Jedes Jahr im Januar beginnt im Bauernhaus der Familie B. die Sammlung aufs Neue. An der Küchenwand werden die eintreffenden Postkarten mit Tesafilm fixiert. „Anfang Januar sind es jetzt erst zwei, während des Sommers kommen die meisten dazu und bis zum Jahresende kann die Anzahl bis auf 90 Karten steigen“, erklärt die 72-Jährige aus Südniedersachsen. Dann nimmt die einst gelernte Hauswirtschafterin die Karten ab. Gemeinsam mit ihrem Mann Manfred hat sie im Vorfeld schon eine Kordel gedreht, mit der die Karten nun gebündelt werden. „Jahr für Jahr – seit 1979. Da sind einige Hundert zusammengekommen“, schildert Anne, die gerne mal als junge Frau verreist wäre.

Doch das war zur damaligen Zeit und unter dem Zepter der Altenteiler, also der Schwiegereltern, die auf dem Hof ihren Ruhesitz hatten, nicht möglich. „Wir hatten keinen Urlaub, ihr braucht auch keinen – so war das Denken damals“, berichtet die Milchbäuerin, die 1970 auf den 30-Hektar-Vollerwerbsbetriebs mit Milchvieh und Nachzucht sowie Wald kam, ohne Neid auf die reiselustigen Freunde und Bekannte. „Es war vielmehr ein Interesse meinerseits zu den Ländern und Orten, irgendwann diese auch einmal zu besuchen.“ Früher habe man gerne Postkarten – beispielsweise während der Kur-Aufenthalte – geschrieben, sodass Anne gerne um Zusendung gebeten hat. „Später kamen die ersten Fernreisen hinzu, und heute schickt man eher eine Whatsapp mit Foto. Aber noch erfüllen uns einige unsere Bitte“, freuen sich die beiden über jede eintreffende Postkarte, von denen sie heute noch fast immer wissen, von wem sie geschrieben wurde.

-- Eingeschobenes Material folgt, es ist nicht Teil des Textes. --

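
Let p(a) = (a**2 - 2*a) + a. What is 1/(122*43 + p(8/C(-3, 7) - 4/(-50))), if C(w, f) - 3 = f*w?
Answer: 50625/265603924 ≈ 0.00019060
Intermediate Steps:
C(w, f) = 3 + f*w
p(a) = a**2 - a
1/(122*43 + p(8/C(-3, 7) - 4/(-50))) = 1/(122*43 + (8/(3 + 7*(-3)) - 4/(-50))*(-1 + (8/(3 + 7*(-3)) - 4/(-50)))) = 1/(5246 + (8/(3 - 21) - 4*(-1/50))*(-1 + (8/(3 - 21) - 4*(-1/50)))) = 1/(5246 + (8/(-18) + 2/25)*(-1 + (8/(-18) + 2/25))) = 1/(5246 + (8*(-1/18) + 2/25)*(-1 + (8*(-1/18) + 2/25))) = 1/(5246 + (-4/9 + 2/25)*(-1 + (-4/9 + 2/25))) = 1/(5246 - 82*(-1 - 82/225)/225) = 1/(5246 - 82/225*(-307/225)) = 1/(5246 + 25174/50625) = 1/(265603924/50625) = 50625/265603924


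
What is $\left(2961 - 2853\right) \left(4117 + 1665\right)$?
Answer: $624456$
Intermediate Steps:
$\left(2961 - 2853\right) \left(4117 + 1665\right) = 108 \cdot 5782 = 624456$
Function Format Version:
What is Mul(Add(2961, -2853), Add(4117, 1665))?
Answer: 624456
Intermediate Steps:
Mul(Add(2961, -2853), Add(4117, 1665)) = Mul(108, 5782) = 624456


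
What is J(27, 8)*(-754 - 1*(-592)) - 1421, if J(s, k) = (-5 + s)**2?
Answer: -79829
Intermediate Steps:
J(27, 8)*(-754 - 1*(-592)) - 1421 = (-5 + 27)**2*(-754 - 1*(-592)) - 1421 = 22**2*(-754 + 592) - 1421 = 484*(-162) - 1421 = -78408 - 1421 = -79829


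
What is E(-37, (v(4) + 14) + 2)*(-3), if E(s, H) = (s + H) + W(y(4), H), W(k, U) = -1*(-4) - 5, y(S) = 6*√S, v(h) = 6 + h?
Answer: 36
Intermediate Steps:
W(k, U) = -1 (W(k, U) = 4 - 5 = -1)
E(s, H) = -1 + H + s (E(s, H) = (s + H) - 1 = (H + s) - 1 = -1 + H + s)
E(-37, (v(4) + 14) + 2)*(-3) = (-1 + (((6 + 4) + 14) + 2) - 37)*(-3) = (-1 + ((10 + 14) + 2) - 37)*(-3) = (-1 + (24 + 2) - 37)*(-3) = (-1 + 26 - 37)*(-3) = -12*(-3) = 36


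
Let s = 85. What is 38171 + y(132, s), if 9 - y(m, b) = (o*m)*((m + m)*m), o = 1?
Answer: -4561756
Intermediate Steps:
y(m, b) = 9 - 2*m³ (y(m, b) = 9 - 1*m*(m + m)*m = 9 - m*(2*m)*m = 9 - m*2*m² = 9 - 2*m³)
38171 + y(132, s) = 38171 + (9 - 2*132³) = 38171 + (9 - 2*2299968) = 38171 + (9 - 4599936) = 38171 - 4599927 = -4561756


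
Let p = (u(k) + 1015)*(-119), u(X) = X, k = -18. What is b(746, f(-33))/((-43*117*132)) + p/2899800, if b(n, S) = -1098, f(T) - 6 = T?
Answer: -700054507/17830870200 ≈ -0.039261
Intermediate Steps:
f(T) = 6 + T
p = -118643 (p = (-18 + 1015)*(-119) = 997*(-119) = -118643)
b(746, f(-33))/((-43*117*132)) + p/2899800 = -1098/(-43*117*132) - 118643/2899800 = -1098/((-5031*132)) - 118643*1/2899800 = -1098/(-664092) - 118643/2899800 = -1098*(-1/664092) - 118643/2899800 = 61/36894 - 118643/2899800 = -700054507/17830870200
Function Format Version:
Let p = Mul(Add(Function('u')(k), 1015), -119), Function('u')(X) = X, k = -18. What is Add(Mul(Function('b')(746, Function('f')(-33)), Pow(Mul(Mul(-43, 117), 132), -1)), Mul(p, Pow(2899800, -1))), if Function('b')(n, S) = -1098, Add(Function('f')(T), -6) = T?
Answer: Rational(-700054507, 17830870200) ≈ -0.039261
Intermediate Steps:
Function('f')(T) = Add(6, T)
p = -118643 (p = Mul(Add(-18, 1015), -119) = Mul(997, -119) = -118643)
Add(Mul(Function('b')(746, Function('f')(-33)), Pow(Mul(Mul(-43, 117), 132), -1)), Mul(p, Pow(2899800, -1))) = Add(Mul(-1098, Pow(Mul(Mul(-43, 117), 132), -1)), Mul(-118643, Pow(2899800, -1))) = Add(Mul(-1098, Pow(Mul(-5031, 132), -1)), Mul(-118643, Rational(1, 2899800))) = Add(Mul(-1098, Pow(-664092, -1)), Rational(-118643, 2899800)) = Add(Mul(-1098, Rational(-1, 664092)), Rational(-118643, 2899800)) = Add(Rational(61, 36894), Rational(-118643, 2899800)) = Rational(-700054507, 17830870200)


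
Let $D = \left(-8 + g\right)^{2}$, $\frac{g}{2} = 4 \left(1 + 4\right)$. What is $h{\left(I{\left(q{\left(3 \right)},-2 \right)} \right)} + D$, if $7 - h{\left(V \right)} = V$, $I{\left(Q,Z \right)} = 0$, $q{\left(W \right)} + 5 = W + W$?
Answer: $1031$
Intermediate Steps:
$q{\left(W \right)} = -5 + 2 W$ ($q{\left(W \right)} = -5 + \left(W + W\right) = -5 + 2 W$)
$g = 40$ ($g = 2 \cdot 4 \left(1 + 4\right) = 2 \cdot 4 \cdot 5 = 2 \cdot 20 = 40$)
$h{\left(V \right)} = 7 - V$
$D = 1024$ ($D = \left(-8 + 40\right)^{2} = 32^{2} = 1024$)
$h{\left(I{\left(q{\left(3 \right)},-2 \right)} \right)} + D = \left(7 - 0\right) + 1024 = \left(7 + 0\right) + 1024 = 7 + 1024 = 1031$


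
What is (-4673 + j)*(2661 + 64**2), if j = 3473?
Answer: -8108400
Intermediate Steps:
(-4673 + j)*(2661 + 64**2) = (-4673 + 3473)*(2661 + 64**2) = -1200*(2661 + 4096) = -1200*6757 = -8108400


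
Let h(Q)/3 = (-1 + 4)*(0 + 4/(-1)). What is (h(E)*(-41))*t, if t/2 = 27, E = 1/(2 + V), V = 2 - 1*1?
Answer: 79704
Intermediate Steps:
V = 1 (V = 2 - 1 = 1)
E = ⅓ (E = 1/(2 + 1) = 1/3 = ⅓ ≈ 0.33333)
h(Q) = -36 (h(Q) = 3*((-1 + 4)*(0 + 4/(-1))) = 3*(3*(0 + 4*(-1))) = 3*(3*(0 - 4)) = 3*(3*(-4)) = 3*(-12) = -36)
t = 54 (t = 2*27 = 54)
(h(E)*(-41))*t = -36*(-41)*54 = 1476*54 = 79704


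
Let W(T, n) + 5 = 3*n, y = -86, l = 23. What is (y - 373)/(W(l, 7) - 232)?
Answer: 17/8 ≈ 2.1250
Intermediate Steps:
W(T, n) = -5 + 3*n
(y - 373)/(W(l, 7) - 232) = (-86 - 373)/((-5 + 3*7) - 232) = -459/((-5 + 21) - 232) = -459/(16 - 232) = -459/(-216) = -459*(-1/216) = 17/8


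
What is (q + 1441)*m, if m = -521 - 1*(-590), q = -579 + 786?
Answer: 113712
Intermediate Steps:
q = 207
m = 69 (m = -521 + 590 = 69)
(q + 1441)*m = (207 + 1441)*69 = 1648*69 = 113712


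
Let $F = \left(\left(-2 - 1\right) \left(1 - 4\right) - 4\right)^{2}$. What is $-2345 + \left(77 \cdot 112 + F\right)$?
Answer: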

Im Laufe der Zeit vernichtet Anne den einen oder anderen Postkarten-Stapel, doch nicht, ohne vorher die Briefmarken auszuschneiden. „Ich schicke sie an die Sammlung nach Bethel. So können sich noch weitere daran und den guten Zweck erfreuen.“Nur Karten von Leuten, die schon verstorben sind und keiner mehr kennt, werden aussortiert. Doch die Karte eines einstigen Verehrers, der einst als Soldat in der Nähe stationiert war, hat Anne bis heute behalten. Erst später, als Anne und ihr Mann ihren Hof nur noch im Nebenerwerb betrieben, konnten auch sie ein paar Mal verreisen. „Sogar ein Flug nach Siena in die Toskana, um die Tochter zu besuchen, war dabei. Dabei haben wir festgestellt, dass wir bodenständig sind und lieber das Fahrrad nehmen“, erinnert sich das Ehepaar an einige schöne Radtouren, die sie zumeist in Deutschland noch unternehmen konnten, bevor Anne und ihr Mann aufgrund dessen Erkrankung wieder an den Hof gefesselt wurden. „Früher standen Hilfskräfte auf dem Hof nur im Notfall zur Verfügung. Heutzutage gibt es Betriebshelfer, Fachkräfte oder Zusammenschlüsse von Bauernfamilien, die sich gegenseitig helfen und während der Auszeit vom Hof einspringen, sodass auch tierhaltende Familienbetriebe Urlaub machen können. Das ist eine gute und schöne Entwicklung, denn die Verantwortung gegenüber dem Tier hat sich nicht geändert“, resümiert die 72-jährige Anne und freut sich mit diesen Familien und deren Auszeit vom Hofalltag. (LPD 10/2022)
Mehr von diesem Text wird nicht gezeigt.